In addition to everything else it has going for it, First Stage has shown a remarkably savvy understanding of its audience. At first glance, the idea of doing a weekly pay-to-access video series for kids seems a bit optimistic. Kids with access to the internet already have so much that is available to them free of charge. Huge online packages from major corporations like Disney and Amazon are openly available with endless options of all kinds of kids' shows from classic movies to relatively new stuff. True: there IS an appeal of dazzlingly high-end children’s theatre live in the intimate confines of a small theatre down town. A pre-packaged video serial would seem to lie solidly outside of First Stage’s unique set of strengths, though. There’s simply way too much else to distract kids online. As a father and a theatre critic, I was skeptical. Much to my surprise, my two very sophisticated, little grade school daughters loved the first episode, which debuted this past Sunday.
Writer John Maclay and director Jeremy Tardy cleverly tackle the challenge of putting together a story with a unique appeal to local kids. The story follows a group of students languishing in lockdown who are drawn to an old bit of text from a fictitious Milwaukee-based sci-fi author who had claimed to have access to a secret treasure hidden from the world by Milwaukee founding father Solomon Juneau.

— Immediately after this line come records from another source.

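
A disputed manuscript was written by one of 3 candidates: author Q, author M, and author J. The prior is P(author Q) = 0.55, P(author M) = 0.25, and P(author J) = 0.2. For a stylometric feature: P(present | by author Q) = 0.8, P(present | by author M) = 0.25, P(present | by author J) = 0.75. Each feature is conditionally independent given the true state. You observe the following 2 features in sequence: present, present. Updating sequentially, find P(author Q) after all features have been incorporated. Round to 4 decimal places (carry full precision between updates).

0.7331

After 'present': normaliser = 0.8·0.5500 + 0.25·0.2500 + 0.75·0.2000; P(author Q) ≈ 0.6743, P(author M) ≈ 0.0958, P(author J) ≈ 0.2299
After 'present': normaliser = 0.8·0.6743 + 0.25·0.0958 + 0.75·0.2299; P(author Q) ≈ 0.7331, P(author M) ≈ 0.0325, P(author J) ≈ 0.2343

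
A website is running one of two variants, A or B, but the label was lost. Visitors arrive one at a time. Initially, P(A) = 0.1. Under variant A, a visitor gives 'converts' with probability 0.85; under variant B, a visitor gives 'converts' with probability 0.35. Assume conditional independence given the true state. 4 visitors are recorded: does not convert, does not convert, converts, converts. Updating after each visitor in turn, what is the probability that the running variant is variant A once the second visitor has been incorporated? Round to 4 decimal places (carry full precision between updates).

After 'does not convert': P(A) = 0.15·0.1000 / (0.15·0.1000 + 0.65·0.9000) ≈ 0.0250
After 'does not convert': P(A) = 0.15·0.0250 / (0.15·0.0250 + 0.65·0.9750) ≈ 0.0059

0.0059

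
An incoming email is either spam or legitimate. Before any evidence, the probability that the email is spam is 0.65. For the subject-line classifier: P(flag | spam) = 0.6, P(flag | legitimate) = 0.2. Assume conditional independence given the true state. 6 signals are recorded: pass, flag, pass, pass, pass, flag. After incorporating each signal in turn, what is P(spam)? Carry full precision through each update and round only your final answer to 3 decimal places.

0.511

After 'pass': P(spam) = 0.4·0.6500 / (0.4·0.6500 + 0.8·0.3500) ≈ 0.4815
After 'flag': P(spam) = 0.6·0.4815 / (0.6·0.4815 + 0.2·0.5185) ≈ 0.7358
After 'pass': P(spam) = 0.4·0.7358 / (0.4·0.7358 + 0.8·0.2642) ≈ 0.5821
After 'pass': P(spam) = 0.4·0.5821 / (0.4·0.5821 + 0.8·0.4179) ≈ 0.4105
After 'pass': P(spam) = 0.4·0.4105 / (0.4·0.4105 + 0.8·0.5895) ≈ 0.2583
After 'flag': P(spam) = 0.6·0.2583 / (0.6·0.2583 + 0.2·0.7417) ≈ 0.5109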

Actors shot scenes in isolation in front of a green screen at Milwaukee Youth Arts Center. The opening episode has them largely interacting with each other via videoconferencing, so the isolation of single actors working individually in front of cameras fits the script quite well. Lina Singh is charmingly engaging as Frannie--a girl who has just moved into a new place only to run into a bit of text with clues suggesting the location of a hidden treasure. She makes video call to her friend Alina to tell her about it. The first 1/3 of the first episode is a dialogue between Singh as Frannie and Lucia Santana as Alina. The bright, cheery green screen backgrounds firmly set Alina and Frannie into two different settings that lend the first episode a clean, simply visual dynamic.
What could have come across as a pretty dull set-up to the basic plot is more than interesting enough to hold the attention of a couple of grade schoolers...particularly when more kids become involved on a videoconference to begin the quest. Kids DO have access to a lot of video fare online, but not many of them speak to what grade school kids are going through right now. The video series may not have the immediacy of a live performance, but Maclay has found a way to bring some of the feeling of immediacy to the Milwaukee-area kids who would normally be going to a First Stage show. With classes in MPS and elsewhere taking place over the internet, grade schoolers in a pandemic are presented with characters who are going through exactly what they’re going through in the same city they’re living in.
The text that Frannie reads the rest of the kids is presented at the end of the first episode. Just before the closing credits roll, the text with mysterious, riddle-based references to Milwaukee history asserts itself in cool yellow sans-serifs against a black background. Kids with enough interest could really dive into this on their own as the series progresses. With local historian John Gurda included as a consultant on the series, the local history angle on the series could serve as a really solid foundation for a fun, little Milwaukee-based mystery.
First Stage’s The Quest for Solomon’s Treasure continues to be released at a rate of one episode per week through November 15. All episodes will be available through May.